Lange wurde darüber debattiert, gestritten und gekämpft, nun ist es endgültig vorbei: Am Samstagabend hielt zum letzten Mal ein Zug im Bahnhof Leissigen. Wobei das nicht ganz korrekt ist – auch in Zukunft wird die Bahn noch in dem kleinen Städtchen anhalten. Dabei werden die Türen aber geschlossen bleiben, da künftig die Züge in Leissigen nur noch halten werden, um zu kreuzen. Für viele Anwohnerinnen und Anwohner ein Schlag ins Gesicht. Auch für Beat Steuri, Präsident der IG Leissigen Futura.

«Es ist fast schon skandalös, dass man eine gesamte Gemeinde von der Bahn abnabelt», so Steuri. Das sei besonders nach 127 Jahren Bahnanbindung besonders schwierig. «Und wir werden nun auf die A8 geschickt, auf der 20 Prozent der Zeit Stau herrscht und man teilweise stundenlang nicht mehr aus Leissigen kommt.»
Gut zwei Dutzend Leissigerinnen und Leissiger kamen zusammen, um sich gebührend von ihrem Bahnverkehr zu verabschieden – trotz der Kälte und trotz Corona. Bisher blieb der Abend glücklicherweise noch trocken. Um 18.45 Uhr treffen die ersten Trauergäste ein, an sie verteilen Mitglieder der IG Leissigen Futura schwarze Masken als Zeichen der Trauer.

Doch Trauer sucht man in den Gesichtern vergeblich – nicht nur wegen den Masken. Stattdessen erfreut sich ein Grossteil der Anwesenden an dem Aufwand, den die IG für das Abschiedsfest betrieben hat. Etwa, dass die beiden letzten in Leissigen haltenden Züge offiziell von der BLS auf der Anzeigetafel am Bahnhof verabschiedet werden: Bei beiden steht «Bye Bye Regionalzug».

Während die Leissigerinnen und Leissiger auf dem bald nutzlosen Gleis 4 auf den letzten Zug Richtung Interlaken warten, ertönt ein Gebimmel von Richtung Kirche. Da diese aber erst vor wenigen Minuten 19 Uhr geschlagen hat und das Gebimmel näher zu kommen scheint, ist schnell klar, dass es sich hierbei nicht um Kirchenglocken handelt. Stattdessen laufen vier Treichler den Weg zum Bahnhof hinauf und schwingen dabei ihre Glocke. Im Gleichschritt laufen sie über den Bahnsteig und bahnen sich mit fast ohrenbetäubendem Gebimmel einen Weg durch die wartende Menge. Nach einer weiteren Runde fährt um 19.14 Uhr auch schon der Zug ein. Die Wartenden steigen ein und machen sich auf den Weg nach Interlaken – ein letztes Mal noch.
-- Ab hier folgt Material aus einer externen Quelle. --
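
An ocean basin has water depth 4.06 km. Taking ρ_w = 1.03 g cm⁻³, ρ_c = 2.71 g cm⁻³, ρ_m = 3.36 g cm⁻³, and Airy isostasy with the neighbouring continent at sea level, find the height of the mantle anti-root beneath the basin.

For local isostatic compensation: replacing crust with seawater at the top is compensated by replacing crust with mantle at the base: d (ρ_c − ρ_w) = a (ρ_m − ρ_c).
a = d (ρ_c − ρ_w)/(ρ_m − ρ_c) = 4.06 km × 1.68/0.65 = 10.5 km.

10.5 km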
Obwohl die Glocken nun still sind, ist es für eine Feierabendfahrt vergleichsweise laut. Ein ganzer Wagon ist mit sich bekannten Leissigerinnen und Leissigern gefüllt: Vereinsmitglieder, Nachbarn, Freunde. In den Gesprächen rund um Kinder, Gesundheit und die Weihnachtszeit geht das leise Rasseln der gegen die Fenster prallenden Regentropfen unter. Auch als der Zug um 19.23 Uhr in Interlaken West ankommt und die Leissigerinnen und Leissiger aussteigen, verstummen die Gespräche erst, als die vier Treichler wieder beginnen ihre Runden zu drehen.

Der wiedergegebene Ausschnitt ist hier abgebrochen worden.